Llegará este correo a Zaragoza el 18 por la tarde. El día 20, antes del mediodía, la cabeza de Lanuza es rebanada por el verdugo…

Todo lo podía aquel monarca. Cuando el 19 de diciembre de 1591 le fueron a arrestar, el joven Lanuza, que estaba en compañía de sus lugartenientes, se volvió a ellos y, después de mascullar que a él no se le podía decir el ser preso en nombre del «Rey Nuestro Señor», añadió: «Veamos qué dicen estos señores.» Todos callaron, menos uno, que dijo: «Su Majestad todo lo puede.»

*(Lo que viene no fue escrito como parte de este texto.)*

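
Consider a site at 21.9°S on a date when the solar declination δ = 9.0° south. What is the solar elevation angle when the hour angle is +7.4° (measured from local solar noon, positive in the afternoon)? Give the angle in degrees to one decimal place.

75.3°

With φ = -21.9°, δ = -9.0°, H = 7.40°: sin φ sin δ = 0.0583, cos φ cos δ cos H = 0.9088, so cos θ_z = 0.9671.
θ_z = arccos(0.9671) = 14.74°, so the elevation is 90° − 14.74° = 75.26°.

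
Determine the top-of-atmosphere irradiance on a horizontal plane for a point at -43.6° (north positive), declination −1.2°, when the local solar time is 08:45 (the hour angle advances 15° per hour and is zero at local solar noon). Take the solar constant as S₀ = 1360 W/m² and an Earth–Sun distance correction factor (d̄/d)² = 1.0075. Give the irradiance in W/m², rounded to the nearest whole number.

674 W/m²

Hour angle H = 15° × (8.75 − 12) = -48.75°.
With φ = -43.6°, δ = -1.2°, H = -48.75°: sin φ sin δ = 0.0144, cos φ cos δ cos H = 0.4774, so cos θ_z = 0.4918.
Top-of-atmosphere irradiance = S₀ (d̄/d)² cos θ_z = 1360 × 1.0075 × 0.4918 = 673.86 W/m².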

Varias versiones sabemos de sus últimos dos días. Sigo la escrita por el conde de Luna, fiel servidor de Felipe II y hermano del rebelde Villahermosa, por ser ésta la versión menos dramática y porque su autor estuvo presente en el lugar de los hechos y conocía a cuantos participaron en la ejecución. Después de cenar se leyó a Lanuza la sentencia del rey. Su turbación fue notoria, pero se le dijo que debía sobreponerse pues sólo le quedaban dos horas de vida. Durante la lectura, cuando el gobernador llegó al punto en que se le acusaba de traidor, murmuró: «Eso no, mal aconsejado, sí.» El joven Justicia fue decapitado a la diez de la mañana en la plaza del mercado, bajo las ventanas de su propia casa. Las tropas ocuparon las calles y cerraron los postigos de las ventanas. Llovía torrencialmente. «No puede haber palabras -se lamenta el conde- con que encarecer la calamidad y tristeza de este día.»